In “To a New Chair”, the speaker delights in the arrival of a new chair, and she prepares the space, meditating on the will of the chair’s potential to “carry [her] far.” Levin plays with concepts of both the speaker’s and the chair’s presence and absence. Once the chair arrives, the speaker will be “beside the point”, a striking phrase that offers pause. Is this a desire to let go? To be transported elsewhere? Is it a will for invisibility? To let the new chair take over? Whatever it is, the chair is the reason. And glory to the chair, says the poet, whose grandeur is powerful enough to transform a space.
“Chamber” also explores the intertwined themes of absence and presence.
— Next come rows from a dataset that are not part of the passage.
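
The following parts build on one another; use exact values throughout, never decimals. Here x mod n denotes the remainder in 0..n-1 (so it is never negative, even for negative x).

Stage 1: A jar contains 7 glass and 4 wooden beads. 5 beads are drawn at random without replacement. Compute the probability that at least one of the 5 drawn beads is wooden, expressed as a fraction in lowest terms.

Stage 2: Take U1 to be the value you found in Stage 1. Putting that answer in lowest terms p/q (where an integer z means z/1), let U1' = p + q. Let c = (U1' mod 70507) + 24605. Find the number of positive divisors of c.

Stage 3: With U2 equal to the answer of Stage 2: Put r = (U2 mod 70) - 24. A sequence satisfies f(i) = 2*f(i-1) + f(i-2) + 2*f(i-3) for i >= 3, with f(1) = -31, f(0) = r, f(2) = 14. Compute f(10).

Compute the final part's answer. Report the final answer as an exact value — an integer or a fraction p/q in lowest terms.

-762

Stage 1: total draws C(11,5) = 462; complement C(7,5) = 21; favorable 462 - 21 = 441; P = 21/22; answer 21/22
Stage 2: U1 = 21/22; threaded value p + q = 43; c = 24648; 24648 = 2^3 * 3 * 13 * 79; number of divisors = (3+1) * (1+1) * (1+1) * (1+1) = 32; answer 32
Stage 3: U2 = 32; r = 8; f(3) = 2*(14) + 1*(-31) + 2*(8) = 13; iterating: f(3)=13, f(4)=-22, f(5)=-3, f(6)=-2, f(7)=-51, f(8)=-110, f(9)=-275, f(10)=-762; answer -762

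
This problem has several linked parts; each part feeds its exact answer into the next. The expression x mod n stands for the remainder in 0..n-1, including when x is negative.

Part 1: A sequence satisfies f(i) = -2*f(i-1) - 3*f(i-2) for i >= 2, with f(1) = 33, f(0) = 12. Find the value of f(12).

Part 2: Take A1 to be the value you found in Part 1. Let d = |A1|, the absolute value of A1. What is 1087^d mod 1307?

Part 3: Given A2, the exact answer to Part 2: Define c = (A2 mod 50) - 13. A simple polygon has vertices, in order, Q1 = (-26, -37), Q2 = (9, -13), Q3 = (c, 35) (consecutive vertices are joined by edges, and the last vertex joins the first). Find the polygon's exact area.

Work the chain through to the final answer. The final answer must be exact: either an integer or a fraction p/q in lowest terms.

Part 1: f(2) = -2*(33) - 3*(12) = -102; iterating: f(2)=-102, f(3)=105, f(4)=96, f(5)=-507, f(6)=726, f(7)=69, f(8)=-2316, f(9)=4425, f(10)=-1902, f(11)=-9471, f(12)=24648; answer 24648
Part 2: A1 = 24648; d = 24648; squarings mod 1307: 1087^1=1087, 1087^2=41, 1087^4=374, 1087^8=27, 1087^16=729, 1087^32=799, 1087^64=585, 1087^128=1098, 1087^256=550, 1087^512=583, 1087^1024=69, 1087^2048=840, 1087^4096=1127, 1087^8192=1032, 1087^16384=1126; 1087^24648 = 1087^8 * 1087^64 * 1087^8192 * 1087^16384 = 336 (mod 1307); answer 336
Part 3: A2 = 336; c = 23; cross terms: (-26*-13 - 9*-37)=671, (9*35 - 23*-13)=614, (23*-37 - -26*35)=59; twice the area = |1344| = 1344; area = 672; answer 672

672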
The poem opens with a cummings-esque echo as Levin writes: “The heart at the heart at the heart of the room,” a simple repetition, mimicking the natural iambs as well as the da-Dum-da-Dum of the beating heart. The simple syntax, though, is in direct contrast to the poem's implications. We’re alive until we’re not. In the end the room remains a room, indifferent to whether we are in it or not.
Chairs become portals, roses become swords, and childhood games resurface on Zoom screens. Has everything changed? Has nothing changed? The rug is still a rug; the rose, a rose; the room, a room.
An Anthology of Rain hums with masterful musicality and a sophisticated attentiveness. Levin delivers transitions of philosophical eloquence with the straightforwardness of an investigative, attentive eye. The poems are fiercely clear and strikingly original. Like rain, it is a collection that nourishes, reveals, and, at times, reshapes the landscapes of our imagination.